Improving parenting practices: Cheap alternative? Null at scale
Can we improve early childhood parenting practices at scale with low-cost technology? Improving parenting practices through home visits and group meetings has benefitted child development in low- and middle-income countries, but these policies are expensive and impractical to scale. Given this, Irma Arteaga, Andreas de Barros and Alejandro Ganimian evaluated a programme in India which sent automated phone calls with parenting advice to thousands of caregivers of young children, aiming to replicate the success of intensive home-visit programmes but at a fraction of the cost. However, the evaluation found the intervention was not effective in improving child-rearing practices or child development outcomes. Cheap, easily scalable interventions can fail to achieve impact at scale. Recently, John A. List discussed his work on this “voltage drop”, and how we can identify effective policies at scale.

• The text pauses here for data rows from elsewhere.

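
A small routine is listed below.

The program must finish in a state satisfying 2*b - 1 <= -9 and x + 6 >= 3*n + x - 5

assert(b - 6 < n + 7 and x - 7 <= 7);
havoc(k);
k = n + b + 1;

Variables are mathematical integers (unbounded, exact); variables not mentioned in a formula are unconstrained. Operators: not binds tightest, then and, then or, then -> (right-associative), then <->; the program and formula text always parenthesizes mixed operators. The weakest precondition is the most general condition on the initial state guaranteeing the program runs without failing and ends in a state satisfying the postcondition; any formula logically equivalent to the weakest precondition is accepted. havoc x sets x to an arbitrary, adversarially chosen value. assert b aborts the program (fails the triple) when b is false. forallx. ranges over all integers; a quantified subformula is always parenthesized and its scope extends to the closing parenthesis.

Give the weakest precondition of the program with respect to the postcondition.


Working backward. After the program, the postcondition 2*b - 1 <= -9 and x + 6 >= 3*n + x - 5 must hold; in canonical form it is 2*b <= -8 and 3*n <= 11.
Before k := n + b + 1: 2*b <= -8 and 3*n <= 11
Before havoc k: 2*b <= -8 and 3*n <= 11
Before assert b - 6 < n + 7 and x - 7 <= 7: b < n + 13 and x <= 14 and 2*b <= -8 and 3*n <= 11
Answer: WP = b < n + 13 and x <= 14 and 2*b <= -8 and 3*n <= 11


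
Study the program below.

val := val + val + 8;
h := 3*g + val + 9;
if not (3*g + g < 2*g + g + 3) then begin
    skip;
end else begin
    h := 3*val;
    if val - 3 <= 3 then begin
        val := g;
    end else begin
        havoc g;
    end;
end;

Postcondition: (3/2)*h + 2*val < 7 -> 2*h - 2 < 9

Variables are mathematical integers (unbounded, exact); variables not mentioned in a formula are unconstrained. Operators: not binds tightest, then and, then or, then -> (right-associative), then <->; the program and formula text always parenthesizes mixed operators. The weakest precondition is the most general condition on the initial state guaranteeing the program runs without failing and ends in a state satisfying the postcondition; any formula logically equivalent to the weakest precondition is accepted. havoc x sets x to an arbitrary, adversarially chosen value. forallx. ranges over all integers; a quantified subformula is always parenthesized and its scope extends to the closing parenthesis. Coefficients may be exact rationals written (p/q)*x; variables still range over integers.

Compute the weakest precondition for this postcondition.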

Free contraception: Popular hypothesis meets precise null
A popular hypothesis in development is that unmet need for contraceptives is a key driver of high fertility rates. Pascaline Dupas, Seema Jayachandran, Adriana Lleras-Muney and Pauline Rossi tested this by conducting a large three-year RCT in rural Burkina Faso, which provided free access to all modern contraceptives to thousands of married women aged 17 to 35 via local health clinics. The outcome was striking: removing all financial constraints to accessing contraceptives had no detectable effect on birth rates, suggesting that in this context, high fertility reflected desired family size rather than lack of contraceptive access.
Laptops: 10 years on, still a null
The One Laptop per Child programme was a widely publicised initiative that gave students in over 40 developing countries a personal laptop. A large scale experiment in Peru found no effects on test scores or enrolment after 15 months. Santiago Cueto, Diether W. Beuermann, Julian Cristia, Ofer Malamud and Francisco Pardo follow up 10 years on, and find that laptops did not improve academic achievement in the long run. This might have seemed obvious in retrospect, but long-term follow ups are important and can uncover impacts that don’t materialise in the short term – see, for example, research on the lifetime benefits of the New Deal’s youth employment programme.
Refugee crisis: Policy-induced null result
During the Syrian refugee crisis, the number of Syrians in Jordan’s public schools increased from 558 to 108,913 between 2012 and 2013. Despite this, Ragui Assaad, Thomas Ginn and Mohamed Saleh found no evidence that Syrian refugees affected Jordanian students’ educational outcomes. Why? This null result was due to policy action. The Jordanian government – with donor support – responded aggressively by opening new schools, hiring teachers, and adding classrooms in areas with many refugee children. As a result, student-teacher ratios and class sizes for Jordanian students remained largely unchanged despite the influx.
Other nulls and null-related writing
- The limited effect of a mobile-linked deposit service on increasing savings: Evidence from Sri Lanka – Suresh De Mel, Craig McIntosh, Ketki Sheth and Christopher Woodruff
- Policies attempting to encourage firm formalisation (Determinants of informality, in Gabriel Ulyssea’s VoxDevLit on Informality).
- Implementation matters: Measure it and account for it – Noam Angrist and Rachael Meager
- Causal claims in economics - Prashant Garg and Thiemo Fetzer
- The null result penalty – Andreas Stegmann, Ingar Haaland, Christopher Roth and Felix Chopra
- Michala Riis-Vestergaard on J-PAL: So, you got a null result. Now what?
- How to Publish Statistically Insignificant Results in Economics - David Evans (thanks Owen Ozier for the suggestion).
Care about policy? Write about your nulls
If you are an academic with a null result, please don’t be dissuaded in submitting your paper to VoxDev. While aiming to encourage the adoption of better policies, lets not forget economists important role in killing bad ones by building up an evidence base on what doesn’t work.